A new report states fast rail connecting the regions to Melbourne will unlock more jobs and stimulate the economy during the long-term coronavirus recovery.
That's why councils across regional Victoria say a new tunnel from Sunshine to Southern Cross Station is the first step to provide massive benefits.
According to a detailed economic analysis, fast rail, with the tunnel, could bring a $189 billion boost to the state's economy in the long term.
The Stronger, Together alliance, which brought together councils and lobby groups from Ballarat, Geelong, Bendigo, Shepparton, and the Latrobe Valley, has long pushed for the new tunnel to be built as part of the Melbourne Airport Rail Tunnel project, which both state and federal governments have committed to.
Train capacity could soon be limited on existing lines, which would inhibit new faster trains to regional centres - the alliance argues the new tunnel would provide extra capacity to unlock the network.
In a detailed independent study by the National Institute of Economic and Industry Research, the long-term economic benefits from building the tunnel are clear - these include a 5 per cent increase in gross state product, a halving of the wage gap between regional and metropolitan Victorians, and massive congestion savings.
The institute used a broad model, using decades of data, to measure the potential economic outcomes to 2060 - instead of using a cost-benefit analysis, several variables were examined, including commuting distances, hours worked, and population change.

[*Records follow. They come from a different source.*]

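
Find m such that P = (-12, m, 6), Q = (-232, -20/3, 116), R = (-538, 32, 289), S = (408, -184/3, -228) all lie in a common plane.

-40/3

The points are coplanar iff PQ · (PR × PS) = 0.
Expanding, this is linear in m: (-5456)m + (-218240/3) = 0.
So m = -40/3.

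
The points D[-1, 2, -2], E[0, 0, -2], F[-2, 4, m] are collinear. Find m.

-2

Collinearity requires DE × DF = 0; each component is linear in m.
The x-component gives (-2)m + (-4) = 0, so m = -2.
The remaining components then also vanish.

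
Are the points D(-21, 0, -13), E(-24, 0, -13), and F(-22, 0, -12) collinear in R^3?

No

DE = (-3, 0, 0), DF = (-1, 0, 1).
Comparing components 3 and 1: (0)(-1) − (-3)(1) = 3 ≠ 0, so DE and DF are not parallel and the points are not collinear.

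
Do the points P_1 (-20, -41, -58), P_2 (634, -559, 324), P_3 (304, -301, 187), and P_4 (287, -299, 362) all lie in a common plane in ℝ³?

No

The four points are coplanar iff the 3×3 determinant with rows P_1P_2, P_1P_3, P_1P_4 is zero.
Rows: (654, -518, 382), (324, -260, 245), (307, -258, 420).
Expanding along the first row: (654)(-45990) − (-518)(60865) + (382)(-3772) = 9706.
Nonzero ⇒ not coplanar.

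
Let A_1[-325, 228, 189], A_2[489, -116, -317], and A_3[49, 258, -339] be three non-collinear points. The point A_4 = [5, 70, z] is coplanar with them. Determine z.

A normal to the plane is n = A_1A_2 × A_1A_3 = (196812, 240548, 153076).
A_4 lies in the plane iff n · A_1A_4 = 0.
This gives (153076)z + (-1989988) = 0, so z = 13.

13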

"The economy does not settle down from the disturbance caused by a major transport project (until) decades after project completion. NIEIR circumvents this problem by constructing a dynamic comparison which plays out over the several decades of a realistic planning horizon," the report states.
By investing in fast rail to the regions, according to the report, over time more people would move to regional cities, which would support the creation of more jobs, which would in turn attract more people - a "virtuous cycle".
"Thanks to the economies of agglomeration, productivity along the rail corridors increases rapidly compared to Base case (with no rail upgrades), with an increase after 30 years of around 15 per cent," the report states.
One of the authors from the institute, Dr Ian Manning, said the outlook for Ballarat with fast rail was "favourable" - the model estimated a 56-minute trip between Ballarat and Southern Cross Station.
"Ballarat results are actually right at the peak (of the report) - what's currently happening in Geelong already, can happen in Ballarat," he said.
"Ballarat is already an urban centre of consequence - you've got the basic infrastructure, a lively community that brings people together in quite often creative ways, what that means is that Ballarat is there, ready to go, if we get the economies of scale and agglomeration."
Agglomeration is a key word throughout the report - the increases in productivity (output per hour worked) when large populations are able to interact.
Dr Manning noted the coronavirus would change some variables - there are more people telecommuting, for example - but fast regional rail would still encourage more people, particularly knowledge workers, to leave metropolitan areas if they were able to work flexibly.
"There's a big experiment going on at the moment, and we haven't got the results," he said.
"I suspect that gathering in central places will continue to be important."
There would also be benefits for smaller towns that are within reach of major stations, as populations spread outward, as well as similar benefits for metropolitan areas as population pressures are relieved.
Dr Manning added non-train users would benefit as well from the agglomeration, new jobs, and other factors.
"The problem with the general assessment ... is that they tend to think the benefits are going to go to those who actually ride the train, or perhaps a few driving cars who face less congestion," he said.
"The problem is, when you take a longer term view, there's a lot of people who gain benefits from it who never go near the train."
The analysis estimates a 10-year construction phase, and a complete project - connecting Ballarat, Geelong, Bendigo, Shepparton and Traralgon with fast rail to Melbourne - in the 2030s.
According to the Committee for Ballarat's chief executive Michael Poulton, the report's conclusions, combined with the long-term construction jobs, make fast rail - and particularly a Melbourne Airport Rail Link tunnel, which would increase capacity out of the city - a winning prospect for the economy's slow recovery from the pandemic.
"(It's) a post-COVID recovery that has a bold long term vision, (that) can set Australia up for the next 30 years and beyond," he said in a statement.
"Such a vision can include significant infrastructure that will deliver economic and social prosperity in much the same ways that other key visions such as Medicare and superannuation delivered economic and social prosperity 30 years ago.
"The NIEIR report makes the overwhelming economic, social and environmental case for investment in the next generation of fast, high frequency and reliable regional rail."
Mr Poulton encouraged the state and federal governments to look to the long term and seize the opportunity presented by building a new tunnel, instead of using existing infrastructure.